La juge, inflexible, jugeant le système bâti par son auteur "terriblement destructeur pour la société".
Silk Road, surnommé l'"eBay de la drogue", permettait notamment d'acheter du LSD, du cannabis, de l'héroïne... et drainait dans son sillage 100 000 clients selon le FBI, qui a arrêté Ross Ulbricht en 2013.
Une chute symbole, mais qui n'a eu aucune incidence sur les achats de drogue en ligne l'année d'après : jamais autant de personnes ne s'en sont procuré sur Internet, selon le rapport 2015 de The Global Drug Survey, une étude mondiale et annuelle sur les consommateurs de drogues.
Que ce soit sur des sites classiques ou surtout sur ceux du "Darknet", comme Silk Road, des sites cachés et non référencés sur la Toile où les échanges sont souvent libellés en bitcoin, une monnaie virtuelle au cours très volatil.
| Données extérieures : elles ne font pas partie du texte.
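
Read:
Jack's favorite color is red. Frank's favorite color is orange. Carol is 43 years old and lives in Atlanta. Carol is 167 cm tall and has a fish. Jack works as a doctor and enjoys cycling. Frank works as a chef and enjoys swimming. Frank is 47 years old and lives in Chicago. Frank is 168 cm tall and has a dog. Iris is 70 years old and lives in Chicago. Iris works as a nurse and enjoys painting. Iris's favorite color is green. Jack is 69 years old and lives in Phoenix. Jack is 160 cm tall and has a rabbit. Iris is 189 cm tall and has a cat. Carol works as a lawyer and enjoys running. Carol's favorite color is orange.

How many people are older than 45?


Filter: 3

3


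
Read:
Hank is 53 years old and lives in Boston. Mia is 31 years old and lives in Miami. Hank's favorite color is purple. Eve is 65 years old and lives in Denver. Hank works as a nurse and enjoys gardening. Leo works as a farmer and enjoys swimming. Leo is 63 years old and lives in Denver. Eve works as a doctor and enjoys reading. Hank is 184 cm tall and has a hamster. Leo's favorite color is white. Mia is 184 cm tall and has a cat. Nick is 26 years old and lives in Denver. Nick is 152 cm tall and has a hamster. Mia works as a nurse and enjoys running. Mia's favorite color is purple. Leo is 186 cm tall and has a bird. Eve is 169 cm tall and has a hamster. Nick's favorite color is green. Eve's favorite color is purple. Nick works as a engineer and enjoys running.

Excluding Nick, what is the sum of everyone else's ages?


Sum (excluding Nick): 212

212


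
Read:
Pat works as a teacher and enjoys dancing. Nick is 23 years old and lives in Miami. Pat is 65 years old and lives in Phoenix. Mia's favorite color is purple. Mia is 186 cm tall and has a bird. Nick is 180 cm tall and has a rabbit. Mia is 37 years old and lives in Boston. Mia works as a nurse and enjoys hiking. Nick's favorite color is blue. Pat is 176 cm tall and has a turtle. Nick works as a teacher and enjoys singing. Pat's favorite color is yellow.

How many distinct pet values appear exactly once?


Unique pet values: 3

3


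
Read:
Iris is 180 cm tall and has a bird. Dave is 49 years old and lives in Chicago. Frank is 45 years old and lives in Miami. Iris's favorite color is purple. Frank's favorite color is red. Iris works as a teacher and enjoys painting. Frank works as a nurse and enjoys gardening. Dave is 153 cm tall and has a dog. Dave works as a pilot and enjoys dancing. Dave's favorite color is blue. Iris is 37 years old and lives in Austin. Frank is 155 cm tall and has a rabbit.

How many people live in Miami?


Count in Miami: 1

1


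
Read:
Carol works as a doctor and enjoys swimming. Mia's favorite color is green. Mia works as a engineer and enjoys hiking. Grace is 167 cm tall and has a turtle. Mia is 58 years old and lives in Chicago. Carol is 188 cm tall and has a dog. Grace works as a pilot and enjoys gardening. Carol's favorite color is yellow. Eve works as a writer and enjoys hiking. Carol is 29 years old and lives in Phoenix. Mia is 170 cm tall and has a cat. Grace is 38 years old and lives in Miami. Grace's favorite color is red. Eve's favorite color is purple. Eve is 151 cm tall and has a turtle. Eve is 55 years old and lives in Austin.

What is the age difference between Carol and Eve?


|29 - 55| = 26

26


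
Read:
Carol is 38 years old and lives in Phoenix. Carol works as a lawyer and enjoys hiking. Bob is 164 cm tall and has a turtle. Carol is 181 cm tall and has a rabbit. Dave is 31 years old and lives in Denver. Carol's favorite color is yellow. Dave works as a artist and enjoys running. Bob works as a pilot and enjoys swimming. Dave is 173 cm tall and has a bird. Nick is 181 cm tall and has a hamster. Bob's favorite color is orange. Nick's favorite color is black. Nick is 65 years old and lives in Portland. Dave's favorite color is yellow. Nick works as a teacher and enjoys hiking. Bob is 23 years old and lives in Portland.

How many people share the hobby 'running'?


Count: 1

1


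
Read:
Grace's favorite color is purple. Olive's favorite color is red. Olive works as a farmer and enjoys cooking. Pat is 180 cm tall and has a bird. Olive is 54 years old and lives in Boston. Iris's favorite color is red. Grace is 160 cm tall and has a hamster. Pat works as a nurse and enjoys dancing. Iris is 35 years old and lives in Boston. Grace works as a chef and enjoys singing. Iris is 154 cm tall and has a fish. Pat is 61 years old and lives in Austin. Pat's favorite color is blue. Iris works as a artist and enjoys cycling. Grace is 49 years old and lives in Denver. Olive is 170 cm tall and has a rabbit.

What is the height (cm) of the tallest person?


Tallest: Pat at 180 cm

180


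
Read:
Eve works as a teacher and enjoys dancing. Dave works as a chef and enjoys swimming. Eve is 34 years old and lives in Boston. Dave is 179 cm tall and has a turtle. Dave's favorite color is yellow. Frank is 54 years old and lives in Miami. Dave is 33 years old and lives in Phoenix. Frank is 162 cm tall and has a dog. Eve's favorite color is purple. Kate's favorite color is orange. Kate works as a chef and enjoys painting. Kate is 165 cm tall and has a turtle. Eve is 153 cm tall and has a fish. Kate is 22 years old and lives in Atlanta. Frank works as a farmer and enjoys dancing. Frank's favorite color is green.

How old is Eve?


Eve is 34 years old

34


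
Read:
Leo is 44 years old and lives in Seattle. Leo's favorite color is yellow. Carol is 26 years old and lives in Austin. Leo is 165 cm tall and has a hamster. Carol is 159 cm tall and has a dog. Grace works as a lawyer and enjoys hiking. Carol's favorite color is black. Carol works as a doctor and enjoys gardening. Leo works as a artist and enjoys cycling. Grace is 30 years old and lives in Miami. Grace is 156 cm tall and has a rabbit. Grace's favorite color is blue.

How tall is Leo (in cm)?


Leo is 165 cm tall

165


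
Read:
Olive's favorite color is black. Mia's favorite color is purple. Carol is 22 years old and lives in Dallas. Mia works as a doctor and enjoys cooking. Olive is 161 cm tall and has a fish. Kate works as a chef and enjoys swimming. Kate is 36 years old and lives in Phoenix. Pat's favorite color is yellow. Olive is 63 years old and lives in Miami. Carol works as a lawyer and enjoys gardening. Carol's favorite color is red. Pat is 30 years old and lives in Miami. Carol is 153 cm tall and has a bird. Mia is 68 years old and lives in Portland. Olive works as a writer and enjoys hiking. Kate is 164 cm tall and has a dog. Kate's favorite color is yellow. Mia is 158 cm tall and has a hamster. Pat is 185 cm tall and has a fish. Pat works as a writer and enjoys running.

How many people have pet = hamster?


Count: 1

1


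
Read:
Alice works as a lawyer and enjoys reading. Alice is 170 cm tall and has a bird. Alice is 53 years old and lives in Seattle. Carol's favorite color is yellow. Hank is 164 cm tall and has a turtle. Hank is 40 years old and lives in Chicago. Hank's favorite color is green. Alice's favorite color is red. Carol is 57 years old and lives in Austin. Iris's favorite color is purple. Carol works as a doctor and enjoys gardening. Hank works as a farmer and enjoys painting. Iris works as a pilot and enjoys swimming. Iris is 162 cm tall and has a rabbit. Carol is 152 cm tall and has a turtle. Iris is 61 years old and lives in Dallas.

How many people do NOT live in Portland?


Not in Portland: 4

4


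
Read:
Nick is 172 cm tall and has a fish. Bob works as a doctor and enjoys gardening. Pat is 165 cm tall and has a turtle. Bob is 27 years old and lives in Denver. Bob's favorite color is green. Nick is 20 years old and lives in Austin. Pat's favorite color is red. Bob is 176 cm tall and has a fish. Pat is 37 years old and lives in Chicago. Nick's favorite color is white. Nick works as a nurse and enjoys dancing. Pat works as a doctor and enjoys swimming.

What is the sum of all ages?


27+20+37 = 84

84


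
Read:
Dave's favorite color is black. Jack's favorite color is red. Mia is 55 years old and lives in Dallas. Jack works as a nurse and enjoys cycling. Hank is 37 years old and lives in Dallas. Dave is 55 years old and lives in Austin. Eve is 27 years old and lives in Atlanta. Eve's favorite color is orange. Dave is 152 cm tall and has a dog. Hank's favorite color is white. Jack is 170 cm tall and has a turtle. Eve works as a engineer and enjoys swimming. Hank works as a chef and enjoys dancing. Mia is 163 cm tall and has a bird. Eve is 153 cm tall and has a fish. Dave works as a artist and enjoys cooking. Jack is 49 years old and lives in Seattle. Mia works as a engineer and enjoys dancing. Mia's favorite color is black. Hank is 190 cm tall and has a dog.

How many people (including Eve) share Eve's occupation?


Eve is a engineer. Count = 2

2


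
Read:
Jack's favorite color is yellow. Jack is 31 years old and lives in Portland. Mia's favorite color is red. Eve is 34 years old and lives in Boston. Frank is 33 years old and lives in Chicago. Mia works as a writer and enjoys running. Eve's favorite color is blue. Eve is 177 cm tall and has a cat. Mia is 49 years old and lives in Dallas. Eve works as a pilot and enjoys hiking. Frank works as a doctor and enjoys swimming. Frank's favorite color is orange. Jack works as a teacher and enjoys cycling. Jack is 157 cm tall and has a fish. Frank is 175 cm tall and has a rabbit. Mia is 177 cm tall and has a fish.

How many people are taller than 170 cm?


Taller than 170: 3

3


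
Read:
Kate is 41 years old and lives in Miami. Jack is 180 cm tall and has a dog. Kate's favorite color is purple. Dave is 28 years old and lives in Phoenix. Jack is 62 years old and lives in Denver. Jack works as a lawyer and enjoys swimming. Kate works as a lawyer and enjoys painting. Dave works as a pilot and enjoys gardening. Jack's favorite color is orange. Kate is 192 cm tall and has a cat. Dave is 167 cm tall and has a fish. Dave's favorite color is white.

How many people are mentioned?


People: Dave, Jack, Kate. Count = 3

3


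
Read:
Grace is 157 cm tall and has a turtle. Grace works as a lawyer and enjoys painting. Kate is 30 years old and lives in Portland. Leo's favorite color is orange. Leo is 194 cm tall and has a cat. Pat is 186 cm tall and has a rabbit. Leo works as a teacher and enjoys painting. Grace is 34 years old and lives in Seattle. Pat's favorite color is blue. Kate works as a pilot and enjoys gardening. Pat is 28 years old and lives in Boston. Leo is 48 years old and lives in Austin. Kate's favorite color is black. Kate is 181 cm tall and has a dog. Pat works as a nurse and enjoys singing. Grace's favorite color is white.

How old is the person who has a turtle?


Person with turtle is Grace, age 34

34


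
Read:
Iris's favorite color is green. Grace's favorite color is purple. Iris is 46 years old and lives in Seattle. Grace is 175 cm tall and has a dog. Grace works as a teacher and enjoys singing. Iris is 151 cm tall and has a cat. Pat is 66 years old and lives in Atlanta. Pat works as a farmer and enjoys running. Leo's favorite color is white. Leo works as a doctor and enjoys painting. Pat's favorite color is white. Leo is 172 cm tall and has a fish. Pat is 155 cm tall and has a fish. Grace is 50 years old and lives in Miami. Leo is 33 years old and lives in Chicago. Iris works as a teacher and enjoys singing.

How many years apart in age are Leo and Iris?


33 vs 46, diff = 13

13


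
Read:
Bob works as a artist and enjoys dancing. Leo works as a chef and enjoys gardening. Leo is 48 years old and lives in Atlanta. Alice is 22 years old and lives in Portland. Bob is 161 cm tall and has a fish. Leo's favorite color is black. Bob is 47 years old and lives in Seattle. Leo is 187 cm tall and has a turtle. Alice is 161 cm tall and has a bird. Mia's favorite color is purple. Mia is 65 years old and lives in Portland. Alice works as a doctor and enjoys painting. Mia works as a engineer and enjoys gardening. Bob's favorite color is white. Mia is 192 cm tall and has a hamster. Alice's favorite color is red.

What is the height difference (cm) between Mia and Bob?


|192 - 161| = 31

31


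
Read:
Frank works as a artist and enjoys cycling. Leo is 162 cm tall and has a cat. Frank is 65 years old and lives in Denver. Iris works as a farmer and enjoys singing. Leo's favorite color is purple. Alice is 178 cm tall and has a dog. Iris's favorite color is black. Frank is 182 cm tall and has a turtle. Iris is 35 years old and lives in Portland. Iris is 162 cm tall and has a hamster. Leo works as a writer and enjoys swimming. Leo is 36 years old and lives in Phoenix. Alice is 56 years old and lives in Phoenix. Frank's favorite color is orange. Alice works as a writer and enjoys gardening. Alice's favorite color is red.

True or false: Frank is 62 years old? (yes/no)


Frank is actually 65. no

no


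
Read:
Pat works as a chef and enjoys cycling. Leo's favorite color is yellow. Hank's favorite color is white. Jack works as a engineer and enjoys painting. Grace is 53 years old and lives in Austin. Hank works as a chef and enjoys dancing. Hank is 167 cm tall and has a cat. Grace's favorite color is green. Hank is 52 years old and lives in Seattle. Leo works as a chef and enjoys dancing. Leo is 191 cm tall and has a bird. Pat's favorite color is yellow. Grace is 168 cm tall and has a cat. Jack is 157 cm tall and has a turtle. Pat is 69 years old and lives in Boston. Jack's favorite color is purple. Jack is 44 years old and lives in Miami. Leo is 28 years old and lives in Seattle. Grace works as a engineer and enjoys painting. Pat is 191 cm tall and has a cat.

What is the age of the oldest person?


Oldest: Pat at 69

69


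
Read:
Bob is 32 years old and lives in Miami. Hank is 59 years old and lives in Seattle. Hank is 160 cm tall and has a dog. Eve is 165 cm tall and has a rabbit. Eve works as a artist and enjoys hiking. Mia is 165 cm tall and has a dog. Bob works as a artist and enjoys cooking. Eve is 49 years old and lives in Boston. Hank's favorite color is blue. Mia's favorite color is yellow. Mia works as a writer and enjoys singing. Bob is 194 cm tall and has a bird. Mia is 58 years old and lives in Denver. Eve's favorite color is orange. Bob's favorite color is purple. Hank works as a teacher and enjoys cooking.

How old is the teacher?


The teacher is Hank, age 59

59


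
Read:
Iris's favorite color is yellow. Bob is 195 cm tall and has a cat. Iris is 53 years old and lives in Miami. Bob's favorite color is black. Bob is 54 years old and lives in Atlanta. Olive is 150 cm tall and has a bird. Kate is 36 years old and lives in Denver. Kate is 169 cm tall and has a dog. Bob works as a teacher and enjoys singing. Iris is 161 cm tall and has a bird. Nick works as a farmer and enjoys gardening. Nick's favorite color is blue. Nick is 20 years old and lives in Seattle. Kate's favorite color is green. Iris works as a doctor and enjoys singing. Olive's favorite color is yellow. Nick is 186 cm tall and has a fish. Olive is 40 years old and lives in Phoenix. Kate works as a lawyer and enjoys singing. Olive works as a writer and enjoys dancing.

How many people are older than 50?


Filter: 2

2


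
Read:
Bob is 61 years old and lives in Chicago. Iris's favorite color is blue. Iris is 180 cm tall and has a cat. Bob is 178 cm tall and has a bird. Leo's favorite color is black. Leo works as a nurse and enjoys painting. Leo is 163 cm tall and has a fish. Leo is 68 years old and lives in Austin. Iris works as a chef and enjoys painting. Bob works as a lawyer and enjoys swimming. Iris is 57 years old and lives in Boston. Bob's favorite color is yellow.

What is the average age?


Sum=186, n=3, avg=62

62


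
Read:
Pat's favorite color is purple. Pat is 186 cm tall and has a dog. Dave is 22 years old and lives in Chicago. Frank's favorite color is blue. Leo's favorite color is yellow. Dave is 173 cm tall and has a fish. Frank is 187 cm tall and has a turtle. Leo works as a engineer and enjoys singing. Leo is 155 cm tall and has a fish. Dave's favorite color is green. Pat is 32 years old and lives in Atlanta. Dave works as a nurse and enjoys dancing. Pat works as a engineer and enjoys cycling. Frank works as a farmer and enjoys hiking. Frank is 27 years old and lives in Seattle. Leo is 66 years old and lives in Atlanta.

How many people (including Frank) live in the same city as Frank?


Frank lives in Seattle. Count = 1

1


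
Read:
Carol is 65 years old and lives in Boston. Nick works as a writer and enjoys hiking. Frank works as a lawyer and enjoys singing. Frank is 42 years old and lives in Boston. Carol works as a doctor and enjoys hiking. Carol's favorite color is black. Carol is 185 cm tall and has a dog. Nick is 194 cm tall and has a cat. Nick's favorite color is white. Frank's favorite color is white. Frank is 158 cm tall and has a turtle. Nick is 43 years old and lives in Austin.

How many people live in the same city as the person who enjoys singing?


Person with hobby singing is Frank, city Boston. Count = 2

2


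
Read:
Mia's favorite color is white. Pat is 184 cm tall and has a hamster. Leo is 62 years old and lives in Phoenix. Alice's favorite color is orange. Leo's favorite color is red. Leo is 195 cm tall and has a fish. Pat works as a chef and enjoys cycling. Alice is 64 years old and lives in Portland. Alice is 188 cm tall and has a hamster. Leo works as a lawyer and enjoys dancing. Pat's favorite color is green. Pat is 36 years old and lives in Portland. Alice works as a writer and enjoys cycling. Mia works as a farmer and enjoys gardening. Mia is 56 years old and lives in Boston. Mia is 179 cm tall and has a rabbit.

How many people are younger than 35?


Filter: 0

0


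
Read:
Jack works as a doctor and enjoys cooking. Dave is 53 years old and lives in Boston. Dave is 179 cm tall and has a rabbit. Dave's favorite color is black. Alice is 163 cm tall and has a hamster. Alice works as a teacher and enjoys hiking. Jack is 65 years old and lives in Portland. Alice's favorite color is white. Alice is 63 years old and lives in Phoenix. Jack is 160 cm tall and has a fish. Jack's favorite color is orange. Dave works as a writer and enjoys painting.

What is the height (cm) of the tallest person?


Tallest: Dave at 179 cm

179


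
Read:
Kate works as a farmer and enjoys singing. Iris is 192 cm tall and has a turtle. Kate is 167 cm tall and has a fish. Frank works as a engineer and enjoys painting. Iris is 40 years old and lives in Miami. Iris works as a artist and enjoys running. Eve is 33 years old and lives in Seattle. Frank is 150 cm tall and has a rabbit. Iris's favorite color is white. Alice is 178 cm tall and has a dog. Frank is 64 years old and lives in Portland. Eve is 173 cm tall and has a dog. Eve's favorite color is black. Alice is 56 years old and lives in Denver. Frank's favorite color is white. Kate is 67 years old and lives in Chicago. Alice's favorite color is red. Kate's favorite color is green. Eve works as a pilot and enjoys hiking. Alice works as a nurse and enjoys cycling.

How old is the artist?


The artist is Iris, age 40

40


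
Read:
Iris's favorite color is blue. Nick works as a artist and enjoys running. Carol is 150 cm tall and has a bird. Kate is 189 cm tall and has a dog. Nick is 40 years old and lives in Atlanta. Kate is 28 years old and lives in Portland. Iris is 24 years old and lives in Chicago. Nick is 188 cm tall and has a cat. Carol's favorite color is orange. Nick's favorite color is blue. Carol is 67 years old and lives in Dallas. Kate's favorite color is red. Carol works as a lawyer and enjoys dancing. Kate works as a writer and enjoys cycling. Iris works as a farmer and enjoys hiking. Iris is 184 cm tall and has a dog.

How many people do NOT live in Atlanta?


Not in Atlanta: 3

3


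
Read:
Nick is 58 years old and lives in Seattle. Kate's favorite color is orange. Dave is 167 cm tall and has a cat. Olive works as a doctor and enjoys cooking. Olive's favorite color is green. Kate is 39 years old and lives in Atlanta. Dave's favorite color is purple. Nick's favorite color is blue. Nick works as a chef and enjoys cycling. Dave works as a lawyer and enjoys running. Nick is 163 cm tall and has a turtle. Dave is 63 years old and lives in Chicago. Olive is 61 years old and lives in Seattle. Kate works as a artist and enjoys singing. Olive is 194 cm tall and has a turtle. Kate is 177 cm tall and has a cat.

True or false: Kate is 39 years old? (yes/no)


Kate is actually 39. yes

yes


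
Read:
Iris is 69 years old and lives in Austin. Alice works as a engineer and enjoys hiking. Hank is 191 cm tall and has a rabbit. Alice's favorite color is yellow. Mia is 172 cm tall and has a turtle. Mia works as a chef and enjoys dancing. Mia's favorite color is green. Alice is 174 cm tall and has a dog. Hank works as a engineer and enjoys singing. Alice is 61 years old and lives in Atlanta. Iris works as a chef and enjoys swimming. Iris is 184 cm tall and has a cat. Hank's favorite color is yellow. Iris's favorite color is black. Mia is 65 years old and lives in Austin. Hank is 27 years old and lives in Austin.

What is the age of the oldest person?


Oldest: Iris at 69

69


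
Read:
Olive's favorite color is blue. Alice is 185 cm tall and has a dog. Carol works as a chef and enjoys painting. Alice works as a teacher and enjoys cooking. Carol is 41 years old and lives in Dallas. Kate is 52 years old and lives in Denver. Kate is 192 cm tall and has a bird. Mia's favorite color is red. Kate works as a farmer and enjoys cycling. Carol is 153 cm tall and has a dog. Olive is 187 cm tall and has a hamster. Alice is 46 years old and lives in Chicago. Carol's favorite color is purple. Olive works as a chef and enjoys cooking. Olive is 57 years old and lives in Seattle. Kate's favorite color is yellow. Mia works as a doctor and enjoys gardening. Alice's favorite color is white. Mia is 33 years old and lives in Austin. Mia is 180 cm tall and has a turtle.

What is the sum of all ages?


46+33+57+52+41 = 229

229


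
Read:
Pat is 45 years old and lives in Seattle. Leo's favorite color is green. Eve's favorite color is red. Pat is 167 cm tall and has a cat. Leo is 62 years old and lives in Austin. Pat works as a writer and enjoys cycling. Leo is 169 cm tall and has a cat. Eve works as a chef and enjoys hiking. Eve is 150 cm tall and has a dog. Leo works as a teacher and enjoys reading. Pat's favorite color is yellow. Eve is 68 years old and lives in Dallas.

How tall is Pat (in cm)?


Pat is 167 cm tall

167


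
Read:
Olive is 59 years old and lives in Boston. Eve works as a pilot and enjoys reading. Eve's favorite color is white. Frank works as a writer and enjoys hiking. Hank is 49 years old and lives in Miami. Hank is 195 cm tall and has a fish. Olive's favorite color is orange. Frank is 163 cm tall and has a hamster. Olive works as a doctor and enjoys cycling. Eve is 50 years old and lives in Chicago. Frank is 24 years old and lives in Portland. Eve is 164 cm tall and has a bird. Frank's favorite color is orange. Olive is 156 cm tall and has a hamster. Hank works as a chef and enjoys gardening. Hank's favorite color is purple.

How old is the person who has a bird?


Person with bird is Eve, age 50

50


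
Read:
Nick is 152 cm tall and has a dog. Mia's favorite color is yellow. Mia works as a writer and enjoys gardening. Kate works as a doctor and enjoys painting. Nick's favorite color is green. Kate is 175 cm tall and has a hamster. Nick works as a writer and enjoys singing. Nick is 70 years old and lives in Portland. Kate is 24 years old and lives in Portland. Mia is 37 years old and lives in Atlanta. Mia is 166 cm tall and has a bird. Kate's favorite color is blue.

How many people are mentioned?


People: Nick, Kate, Mia. Count = 3

3


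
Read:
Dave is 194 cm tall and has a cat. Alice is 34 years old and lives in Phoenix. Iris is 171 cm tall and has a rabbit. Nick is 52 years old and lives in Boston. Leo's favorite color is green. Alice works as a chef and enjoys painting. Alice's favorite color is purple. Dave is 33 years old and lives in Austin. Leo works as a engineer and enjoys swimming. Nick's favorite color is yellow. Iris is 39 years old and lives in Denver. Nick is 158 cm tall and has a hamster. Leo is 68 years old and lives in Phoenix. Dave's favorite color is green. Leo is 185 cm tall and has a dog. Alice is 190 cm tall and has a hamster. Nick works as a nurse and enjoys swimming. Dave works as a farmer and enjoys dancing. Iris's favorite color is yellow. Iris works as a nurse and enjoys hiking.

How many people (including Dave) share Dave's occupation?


Dave is a farmer. Count = 1

1


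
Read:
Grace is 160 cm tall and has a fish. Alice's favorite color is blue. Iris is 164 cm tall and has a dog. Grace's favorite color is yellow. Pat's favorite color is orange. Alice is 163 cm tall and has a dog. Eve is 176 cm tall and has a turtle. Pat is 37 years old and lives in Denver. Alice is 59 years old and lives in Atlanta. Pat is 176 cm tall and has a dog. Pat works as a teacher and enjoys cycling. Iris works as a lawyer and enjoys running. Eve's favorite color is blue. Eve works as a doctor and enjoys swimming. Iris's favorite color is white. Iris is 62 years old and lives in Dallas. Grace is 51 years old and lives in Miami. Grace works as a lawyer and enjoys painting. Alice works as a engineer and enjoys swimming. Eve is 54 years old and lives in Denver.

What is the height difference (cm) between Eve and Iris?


|176 - 164| = 12

12


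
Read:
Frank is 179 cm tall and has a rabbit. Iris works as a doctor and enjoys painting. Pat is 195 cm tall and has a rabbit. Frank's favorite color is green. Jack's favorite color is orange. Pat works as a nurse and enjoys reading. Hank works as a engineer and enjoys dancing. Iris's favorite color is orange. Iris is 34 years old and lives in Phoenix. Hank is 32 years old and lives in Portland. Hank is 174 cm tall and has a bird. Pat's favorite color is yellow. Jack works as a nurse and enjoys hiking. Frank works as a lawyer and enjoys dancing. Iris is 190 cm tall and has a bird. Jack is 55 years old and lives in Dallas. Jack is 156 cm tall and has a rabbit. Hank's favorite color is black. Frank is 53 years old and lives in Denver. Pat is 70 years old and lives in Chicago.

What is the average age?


Sum=244, n=5, avg=48.8

48.8


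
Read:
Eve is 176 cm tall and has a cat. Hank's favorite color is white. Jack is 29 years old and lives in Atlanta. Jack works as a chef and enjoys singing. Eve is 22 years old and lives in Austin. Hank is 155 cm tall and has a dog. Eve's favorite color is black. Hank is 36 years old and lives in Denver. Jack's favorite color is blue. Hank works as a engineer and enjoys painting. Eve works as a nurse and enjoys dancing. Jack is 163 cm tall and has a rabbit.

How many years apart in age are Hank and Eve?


36 vs 22, diff = 14

14


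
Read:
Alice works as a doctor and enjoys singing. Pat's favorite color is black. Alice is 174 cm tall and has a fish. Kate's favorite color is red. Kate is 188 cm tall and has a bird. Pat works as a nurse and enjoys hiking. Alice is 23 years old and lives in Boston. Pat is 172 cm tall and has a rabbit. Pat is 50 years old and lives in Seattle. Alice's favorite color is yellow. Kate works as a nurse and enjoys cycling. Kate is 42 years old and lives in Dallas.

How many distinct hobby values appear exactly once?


Unique hobby values: 3

3


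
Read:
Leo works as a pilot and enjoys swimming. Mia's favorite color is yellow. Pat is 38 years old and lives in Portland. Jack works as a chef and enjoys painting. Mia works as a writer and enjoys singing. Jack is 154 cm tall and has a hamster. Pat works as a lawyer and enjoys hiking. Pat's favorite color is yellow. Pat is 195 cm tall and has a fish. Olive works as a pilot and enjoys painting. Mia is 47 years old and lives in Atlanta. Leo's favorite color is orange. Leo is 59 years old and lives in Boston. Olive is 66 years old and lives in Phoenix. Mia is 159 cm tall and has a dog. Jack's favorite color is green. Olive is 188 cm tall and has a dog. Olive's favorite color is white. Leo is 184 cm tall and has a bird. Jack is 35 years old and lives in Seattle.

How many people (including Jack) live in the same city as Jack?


Jack lives in Seattle. Count = 1

1


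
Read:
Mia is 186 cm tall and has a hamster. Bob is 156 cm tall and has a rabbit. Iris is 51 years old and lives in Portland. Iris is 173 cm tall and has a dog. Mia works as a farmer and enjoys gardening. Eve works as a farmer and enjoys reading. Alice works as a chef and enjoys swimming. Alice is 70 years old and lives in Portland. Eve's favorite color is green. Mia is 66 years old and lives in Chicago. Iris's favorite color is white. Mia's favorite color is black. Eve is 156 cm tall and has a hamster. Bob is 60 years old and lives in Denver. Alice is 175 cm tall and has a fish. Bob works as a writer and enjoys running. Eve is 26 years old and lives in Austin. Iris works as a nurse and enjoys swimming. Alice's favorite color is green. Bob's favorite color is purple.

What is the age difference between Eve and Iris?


|26 - 51| = 25

25


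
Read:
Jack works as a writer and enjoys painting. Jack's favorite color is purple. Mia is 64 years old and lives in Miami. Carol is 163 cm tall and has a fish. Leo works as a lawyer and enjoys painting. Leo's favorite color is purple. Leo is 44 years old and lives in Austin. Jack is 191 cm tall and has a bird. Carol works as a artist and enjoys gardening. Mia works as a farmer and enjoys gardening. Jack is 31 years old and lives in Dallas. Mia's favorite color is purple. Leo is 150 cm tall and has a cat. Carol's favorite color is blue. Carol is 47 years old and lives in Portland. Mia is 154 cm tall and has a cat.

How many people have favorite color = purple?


Count: 3

3


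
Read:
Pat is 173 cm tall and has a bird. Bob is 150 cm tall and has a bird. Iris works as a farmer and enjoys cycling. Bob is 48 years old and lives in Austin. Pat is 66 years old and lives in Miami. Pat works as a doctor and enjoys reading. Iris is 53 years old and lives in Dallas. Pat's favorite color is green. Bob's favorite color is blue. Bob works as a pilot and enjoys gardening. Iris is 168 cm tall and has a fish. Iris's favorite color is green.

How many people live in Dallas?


Count in Dallas: 1

1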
Parmi les 100 000 personnes qui ont répondu à l'étude de The Global Drug Survey, 11 750 ont précisé avoir eu recours à des sites Internet en 2014.
Parmi elles, 25,3 % l'ont fait pour la première fois cette année-là.
Une augmentation considérable par rapport aux années qui l'ont précédée, note le quotidien britannique The Guardian.
Comment le FBI a fait tomber Silk Road
L'arrestation était restée assez mystérieuse.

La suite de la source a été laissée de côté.